The new fabrication process, described in Applied Physics Letters,
advances nanoscale metal lithography into three dimensions—and does it at a
resolution high enough to be practical for metamaterials.

“If you want a bulk metamaterial for
visible and infrared light, you need to embed particles of silver or gold
inside a dielectric, and you need to do it in 3D, with high resolution,”
says lead author Kevin Vora, a graduate student at the Harvard School of
Engineering and Applied Sciences (SEAS).

“This work demonstrates that we can
create silver dots that are disconnected in x,
y, and z,” Vora says.
“There’s no other technique that feasibly allows you to do that. Being
able to make patterns of nanostructures in 3D is a very big step towards the
goal of making bulk metamaterials.”

Vora works in the laboratory of Eric
Mazur, Balkanski Professor of Physics and Applied Physics at SEAS. For decades,
Mazur has been using a piece of equipment called a femtosecond laser to
investigate how very tightly focused, powerful bursts of light can change the
electrical, optical, and physical properties of a material.

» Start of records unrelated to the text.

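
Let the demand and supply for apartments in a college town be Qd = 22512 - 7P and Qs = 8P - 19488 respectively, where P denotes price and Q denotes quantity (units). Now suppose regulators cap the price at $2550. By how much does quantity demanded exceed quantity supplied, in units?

Without the control the market clears where 22512 - 7P = 8P - 19488, i.e. P* = 2800 and Q* = 2912.
Because the ceiling (2550) lies below the market-clearing price, it is binding.
At P = 2550: Qd = 22512 - 7·2550 = 4662 and Qs = 8·2550 - 19488 = 912.
Shortage = Qd - Qs = 4662 - 912 = 3750.

3750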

When a conventional laser shines on a
transparent material, the light passes straight through, with slight
refraction. The femtosecond laser is special because it emits a burst of
photons as bright as the surface of the sun in a flash lasting only 50
quadrillionths of a second. Instead of shining through the material, that
energy gets trapped within it, exciting the electrons within the material and
achieving a phenomenon known as nonlinear absorption.

/sites/rdmag.com/files/legacyimages/RD/News/2012/03/femtolaser2x500.jpg

click to enlarge

A new laser fabrication technique developed at Harvard University allows for the creation of precisely arranged silver nanoparticles that are disconnected in 3D and supported by a polymer matrix. The new technique may prove critical in the development of metamaterials. Image: Kevin Vora

Inside the pocket where that energy is
trapped, a chemical reaction can take place, permanently altering the internal
structure of the material. The process has previously been exploited for 2D and
simple 3D metal nanofabrication.

“Normally, when people use
femtosecond lasers in fabrication, they’re creating a wood pile structure:
something stacked on something else, being supported by something else,”
explains Mazur.

“If you want to make an array of
silver dots, however, they can’t float in space.”

In the new process, Vora, Mazur, and their
colleagues combine silver nitrate, water, and a polymer called PVP into a
solution, which they bake onto a glass slide. The solid polymer then contains
ions of silver, which are photoreduced by the tightly focused laser pulses to
form nanocrystals of silver metal, supported by the polymer matrix.

The need for this particular combination
of chemicals, at the right concentrations, was not obvious in prior work.
Researchers sometimes combine silver nitrate with water in order to create
silver nanostructures, but that process provides no structural support for a 3D
pattern. Another process combines silver nitrate, water, PVP, and ethanol, but
the samples darken and degrade very quickly by producing silver crystals throughout
the polymer.

With ethanol, the reaction happens too
quickly and uncontrollably. Mazur’s team needed nanoscale crystals, precisely
distributed and isolated in 3D.

“It was just a question of removing
that reagent, and we got lucky,” Vora says. “What was most surprising
about it was how simple it is. It was a matter of using less.”